Data Governance in the light of AI

As enterprise adoption of AI becomes increasingly pervasive, few companies claim to have generalized structured and repeatable data governance practices across the enterprise.

As a result, data, the basis of AI machine learning, is too often insufficiently characterized. Information such as definitions, classifications, reference values, usage rules, quality level, traceability and associated responsibilities are still too often incomplete or even non-existent.

However, it seems unavoidable to address the following questions for a reliable and sustainable approach.

What? Why? How much?

What are the characteristics of the data used for machine learning (definitions, classifications, associated rules, reference values, ...)? Why use this data? Is the data consistent with the desired use?

What are the biases that can be induced by this data and what could be the impacts on predictive models?

Is the data complete enough for learning? How many cases are represented / what is the diversity of the cases ? Is the data consistent over time? What is its level of quality ?

Who ?

Who are the people with responsibilities (Owner, Steward, Quality manager,...) on the data used for learning? Who are the stakeholders in charge of controlling the produced results ?

Where and how?

Where does this data come from? What is its lineage/provenance? How was it produced?

When ?

When were the last updates made? How fresh is the data used? When was the data last used?
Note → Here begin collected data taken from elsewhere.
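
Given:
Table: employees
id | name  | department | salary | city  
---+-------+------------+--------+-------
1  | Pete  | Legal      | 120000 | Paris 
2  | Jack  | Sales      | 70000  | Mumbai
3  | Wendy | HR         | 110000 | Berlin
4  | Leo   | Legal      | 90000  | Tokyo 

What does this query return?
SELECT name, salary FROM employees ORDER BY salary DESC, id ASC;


Sorting by salary DESC, then id ASC for ties

4 rows:
Pete, 120000
Wendy, 110000
Leo, 90000
Jack, 70000


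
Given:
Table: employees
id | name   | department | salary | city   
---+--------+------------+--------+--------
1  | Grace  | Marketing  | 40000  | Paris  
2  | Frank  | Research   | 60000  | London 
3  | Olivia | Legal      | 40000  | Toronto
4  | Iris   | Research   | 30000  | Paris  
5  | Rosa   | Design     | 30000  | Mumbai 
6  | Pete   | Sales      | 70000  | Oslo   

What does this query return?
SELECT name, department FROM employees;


Projecting columns: name, department

6 rows:
Grace, Marketing
Frank, Research
Olivia, Legal
Iris, Research
Rosa, Design
Pete, Sales


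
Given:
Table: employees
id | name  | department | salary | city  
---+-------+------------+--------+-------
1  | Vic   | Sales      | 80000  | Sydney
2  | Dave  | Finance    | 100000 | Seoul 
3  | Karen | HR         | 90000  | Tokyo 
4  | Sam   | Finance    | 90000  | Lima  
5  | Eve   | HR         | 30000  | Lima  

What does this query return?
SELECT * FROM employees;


SELECT * returns all 5 rows with all columns

5 rows:
1, Vic, Sales, 80000, Sydney
2, Dave, Finance, 100000, Seoul
3, Karen, HR, 90000, Tokyo
4, Sam, Finance, 90000, Lima
5, Eve, HR, 30000, Lima


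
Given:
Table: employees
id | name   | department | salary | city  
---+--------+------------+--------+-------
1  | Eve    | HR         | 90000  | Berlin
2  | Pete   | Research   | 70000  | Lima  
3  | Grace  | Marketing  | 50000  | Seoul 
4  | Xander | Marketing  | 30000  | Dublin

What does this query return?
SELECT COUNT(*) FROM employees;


COUNT(*) counts all rows

4


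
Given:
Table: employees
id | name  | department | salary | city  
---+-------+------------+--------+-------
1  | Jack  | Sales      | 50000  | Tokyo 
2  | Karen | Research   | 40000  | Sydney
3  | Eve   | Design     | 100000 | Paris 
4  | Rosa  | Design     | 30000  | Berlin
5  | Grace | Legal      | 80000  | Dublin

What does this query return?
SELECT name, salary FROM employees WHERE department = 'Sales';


Filtering: department = 'Sales'
Matching rows: 1

1 rows:
Jack, 50000


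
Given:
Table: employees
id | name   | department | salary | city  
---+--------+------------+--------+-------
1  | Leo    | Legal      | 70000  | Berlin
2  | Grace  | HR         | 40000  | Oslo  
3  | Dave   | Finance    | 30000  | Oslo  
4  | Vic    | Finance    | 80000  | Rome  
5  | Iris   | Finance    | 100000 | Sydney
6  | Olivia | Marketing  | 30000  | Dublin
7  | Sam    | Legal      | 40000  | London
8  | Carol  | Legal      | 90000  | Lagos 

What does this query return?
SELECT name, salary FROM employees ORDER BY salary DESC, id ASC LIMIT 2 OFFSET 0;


Sort by salary DESC (id ASC tiebreak), then skip 0 and take 2
Rows 1 through 2

2 rows:
Iris, 100000
Carol, 90000


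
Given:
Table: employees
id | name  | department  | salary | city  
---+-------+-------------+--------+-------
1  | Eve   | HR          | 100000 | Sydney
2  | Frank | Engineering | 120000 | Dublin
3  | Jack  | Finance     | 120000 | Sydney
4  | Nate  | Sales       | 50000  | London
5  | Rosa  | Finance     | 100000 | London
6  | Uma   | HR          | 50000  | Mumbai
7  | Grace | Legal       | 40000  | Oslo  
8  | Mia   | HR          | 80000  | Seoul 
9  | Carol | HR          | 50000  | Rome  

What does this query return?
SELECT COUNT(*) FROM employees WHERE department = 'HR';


Counting rows where department = 'HR'
  Eve -> MATCH
  Uma -> MATCH
  Mia -> MATCH
  Carol -> MATCH


4


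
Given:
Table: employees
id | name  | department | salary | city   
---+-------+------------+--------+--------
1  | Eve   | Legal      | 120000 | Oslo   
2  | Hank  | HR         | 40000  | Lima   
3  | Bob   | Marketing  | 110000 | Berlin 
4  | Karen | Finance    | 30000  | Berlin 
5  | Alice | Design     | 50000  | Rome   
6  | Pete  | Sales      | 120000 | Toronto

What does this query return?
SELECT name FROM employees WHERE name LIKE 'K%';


LIKE 'K%' matches names starting with 'K'
Matching: 1

1 rows:
Karen


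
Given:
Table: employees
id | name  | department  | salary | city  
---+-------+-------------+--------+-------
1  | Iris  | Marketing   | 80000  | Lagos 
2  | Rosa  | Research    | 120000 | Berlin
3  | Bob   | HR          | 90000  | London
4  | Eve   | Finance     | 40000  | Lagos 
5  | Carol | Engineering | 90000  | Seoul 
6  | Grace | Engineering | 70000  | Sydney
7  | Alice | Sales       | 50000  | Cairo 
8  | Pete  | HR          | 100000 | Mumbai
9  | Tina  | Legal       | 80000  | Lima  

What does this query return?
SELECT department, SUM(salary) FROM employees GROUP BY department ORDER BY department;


Summing salary within each department:
  Engineering: 90000 + 70000 = 160000
  Finance: 40000 = 40000
  HR: 90000 + 100000 = 190000
  Legal: 80000 = 80000
  Marketing: 80000 = 80000
  Research: 120000 = 120000
  Sales: 50000 = 50000


7 groups:
Engineering, 160000
Finance, 40000
HR, 190000
Legal, 80000
Marketing, 80000
Research, 120000
Sales, 50000


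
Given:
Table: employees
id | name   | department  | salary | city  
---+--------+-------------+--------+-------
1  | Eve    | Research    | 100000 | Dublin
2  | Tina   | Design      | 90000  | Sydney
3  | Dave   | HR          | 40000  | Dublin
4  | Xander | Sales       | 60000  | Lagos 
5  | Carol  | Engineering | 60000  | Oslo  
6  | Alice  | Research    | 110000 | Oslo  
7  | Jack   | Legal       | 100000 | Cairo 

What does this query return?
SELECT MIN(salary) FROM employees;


Salaries: 100000, 90000, 40000, 60000, 60000, 110000, 100000
MIN = 40000

40000


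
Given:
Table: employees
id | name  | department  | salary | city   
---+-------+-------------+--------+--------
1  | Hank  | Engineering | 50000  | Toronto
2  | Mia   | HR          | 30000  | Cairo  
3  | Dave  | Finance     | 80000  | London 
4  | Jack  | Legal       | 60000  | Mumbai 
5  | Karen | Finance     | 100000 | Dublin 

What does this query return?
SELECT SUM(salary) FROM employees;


SUM(salary) = 50000 + 30000 + 80000 + 60000 + 100000 = 320000

320000


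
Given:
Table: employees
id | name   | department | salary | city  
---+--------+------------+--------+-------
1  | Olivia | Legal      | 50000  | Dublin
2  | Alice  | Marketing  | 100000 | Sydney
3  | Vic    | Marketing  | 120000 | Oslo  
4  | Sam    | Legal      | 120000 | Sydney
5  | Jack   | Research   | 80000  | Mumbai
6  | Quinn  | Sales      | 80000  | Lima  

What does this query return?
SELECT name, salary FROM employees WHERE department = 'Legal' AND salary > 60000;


Filtering: department = 'Legal' AND salary > 60000
Matching: 1 rows

1 rows:
Sam, 120000


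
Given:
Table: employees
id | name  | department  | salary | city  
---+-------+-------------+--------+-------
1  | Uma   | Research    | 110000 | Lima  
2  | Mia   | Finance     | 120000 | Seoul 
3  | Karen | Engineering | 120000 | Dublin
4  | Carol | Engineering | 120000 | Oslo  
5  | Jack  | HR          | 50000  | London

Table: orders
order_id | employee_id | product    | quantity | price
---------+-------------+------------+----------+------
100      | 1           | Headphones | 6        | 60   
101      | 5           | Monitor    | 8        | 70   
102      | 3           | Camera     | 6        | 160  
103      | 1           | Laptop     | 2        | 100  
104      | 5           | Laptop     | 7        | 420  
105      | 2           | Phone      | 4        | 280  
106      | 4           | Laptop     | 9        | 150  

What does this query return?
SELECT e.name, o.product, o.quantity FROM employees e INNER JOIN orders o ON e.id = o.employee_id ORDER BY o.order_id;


Joining employees.id = orders.employee_id:
  employee Uma (id=1) -> order Headphones
  employee Jack (id=5) -> order Monitor
  employee Karen (id=3) -> order Camera
  employee Uma (id=1) -> order Laptop
  employee Jack (id=5) -> order Laptop
  employee Mia (id=2) -> order Phone
  employee Carol (id=4) -> order Laptop


7 rows:
Uma, Headphones, 6
Jack, Monitor, 8
Karen, Camera, 6
Uma, Laptop, 2
Jack, Laptop, 7
Mia, Phone, 4
Carol, Laptop, 9


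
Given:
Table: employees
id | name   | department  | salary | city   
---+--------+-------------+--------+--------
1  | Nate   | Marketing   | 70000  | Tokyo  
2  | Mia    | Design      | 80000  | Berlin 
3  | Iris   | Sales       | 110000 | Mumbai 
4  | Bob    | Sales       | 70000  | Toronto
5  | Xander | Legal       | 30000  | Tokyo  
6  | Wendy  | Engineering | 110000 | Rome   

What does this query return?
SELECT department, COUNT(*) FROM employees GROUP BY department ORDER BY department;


Assigning each row to its department group:
  Nate -> Marketing
  Mia -> Design
  Iris -> Sales
  Bob -> Sales
  Xander -> Legal
  Wendy -> Engineering


5 groups:
Design, 1
Engineering, 1
Legal, 1
Marketing, 1
Sales, 2


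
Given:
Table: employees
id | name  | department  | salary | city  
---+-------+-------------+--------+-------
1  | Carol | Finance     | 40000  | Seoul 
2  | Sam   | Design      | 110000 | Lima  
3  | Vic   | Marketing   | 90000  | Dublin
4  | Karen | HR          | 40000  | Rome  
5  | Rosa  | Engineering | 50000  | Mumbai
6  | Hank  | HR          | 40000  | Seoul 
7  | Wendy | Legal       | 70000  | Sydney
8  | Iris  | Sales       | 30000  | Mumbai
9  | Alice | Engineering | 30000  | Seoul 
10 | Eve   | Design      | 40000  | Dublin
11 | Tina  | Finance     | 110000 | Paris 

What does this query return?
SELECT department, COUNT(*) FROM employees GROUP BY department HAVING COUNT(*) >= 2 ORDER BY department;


Groups with count >= 2:
  Design: 2 -> PASS
  Engineering: 2 -> PASS
  Finance: 2 -> PASS
  HR: 2 -> PASS
  Legal: 1 -> filtered out
  Marketing: 1 -> filtered out
  Sales: 1 -> filtered out


4 groups:
Design, 2
Engineering, 2
Finance, 2
HR, 2


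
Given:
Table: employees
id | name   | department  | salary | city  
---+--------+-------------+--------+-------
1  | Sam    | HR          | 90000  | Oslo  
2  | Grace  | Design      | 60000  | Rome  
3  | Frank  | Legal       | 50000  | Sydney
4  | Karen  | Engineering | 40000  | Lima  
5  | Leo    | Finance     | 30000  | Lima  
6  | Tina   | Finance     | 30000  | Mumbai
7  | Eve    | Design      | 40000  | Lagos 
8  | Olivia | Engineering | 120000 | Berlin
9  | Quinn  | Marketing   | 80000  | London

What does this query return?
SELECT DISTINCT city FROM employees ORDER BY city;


All 'city' values (row order): Oslo, Rome, Sydney, Lima, Lima, Mumbai, Lagos, Berlin, London
Removing duplicates leaves 8 unique value(s).

8 values:
Berlin
Lagos
Lima
London
Mumbai
Oslo
Rome
Sydney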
The prospects opened by AI presage major benefits in all areas of industry and society. For companies, the gains identified are at various levels: operational efficiency, innovation and risk management. In the public sector, the first applications in the fields of health, education and environment presage major impacts. The White Paper published in February 2020 by the EU states "Like the steam engine or electricity in the past, AI is transforming our world".

And at the same time, there are examples of negative effects of AI use : discrimination against individuals and groups of people or violation of rights (such as privacy) related to the use of AI. Some emblematic examples include Amazon's AI-based recruitment solution that favored men or the facial recognition solutions used by tech giants whose results vary according to gender and skin color. The study of Joy Buolamwini of MIT Media Lab is revealing in this regard.

In practice, the learning quality of AI algorithms depends on the quality of the data. Several publications, including Thomas C. Redman's article entitled "If Your Data Is Bad, Your Machine Learning Tools Are Useless", are clear on this subject. Indeed, as in the examples cited above, data may be incomplete (in the case of facial recognition) or represent a historical reality that contains a bias and that should not necessarily be reproduced for the future (for example, the majority of people who have been recruited for this position in the past are men). Beyond the quality, the explainability, efficiency and stability of the algorithms also depend on the data used.

A recent study commented by Tom Davenport shows the rapid progression of AI in all industry sectors. Other studies confirm this trend. The benefits of AI as well as its potential societal impacts justify that companies make the necessary efforts to address data governance at the enterprise level. It is well worth the effort !

Shelemat DANIEL, Septembre 2020